Crébillon tomba malade quelque temps après s’être brouillé avec un homme de la cour, son intime ami. Ce généreux seigneur ayant appris que le poëte manquait de tout durant sa maladie lui envoya deux cents louis par un inconnu. Crébillon vit tout d’abord d’où lui venait ce secours, il le refusa : « Vous direz à M. ***, dit-il au porteur, qu’il me force à le haïr bien fort. »

— La tragédie de Crébillon a donné l’occasion à l’abbé Séran de La Tour de publier une Histoire de Catilina[1]. Le style de cet ouvrage est dur, entortillé, obscur et haché ; la narration gênée, pesante et perpétuellement interrompue par des matières étrangères ; les caractères manqués, superficiels et répétés. Il est bien difficile qu’un homme qui traite Salluste avec autant de mépris que le fait l’abbé de La Tour soit un bon historien.

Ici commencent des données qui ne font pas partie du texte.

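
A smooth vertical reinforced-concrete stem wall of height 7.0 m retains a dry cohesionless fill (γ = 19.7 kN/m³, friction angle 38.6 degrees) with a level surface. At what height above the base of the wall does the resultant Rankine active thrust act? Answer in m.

2.33 m

K_a = 0.2316.
The pressure distribution is triangular, so the resultant acts at H/3 above the base = 7.0/3 = 2.333 m.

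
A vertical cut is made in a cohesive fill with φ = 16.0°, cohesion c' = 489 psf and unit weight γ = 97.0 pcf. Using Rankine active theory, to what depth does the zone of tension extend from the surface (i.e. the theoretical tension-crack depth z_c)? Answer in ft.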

— L’abbé de La Chambre, auteur de plusieurs ouvrages sur la religion, vient de donner une brochure contre l’auteur des Mœurs et celui des Pensées philosophiques[2]. Son but est de démontrer à ces deux écrivains la vérité de la révélation ; il ne dit sur cela que des choses triviales, encore les dit-il pitoyablement. C’est un sot croyant qui attaque deux incrédules gens d’esprit.

— Je viens d’apprendre quelques particularités sur quelques gens de lettres qui peut-être ne vous déplairont pas. J’oserais répondre qu’elles vous feraient plaisir si vous connaissiez les masques.

L’abbé Le Blanc, auteur des Lettres d’un Français, homme dur et acariâtre, blâmait effrontément M. de La Popelinière de ce qu’il fait du bien à un vieux mais impotent débauché. Les

  1. Amsterdam et Paris, 1749, in-12.
  2. Lettres sur l’écrit intitulé Pensées philosophiques et sur le livre des Mœurs, 1749, in-12.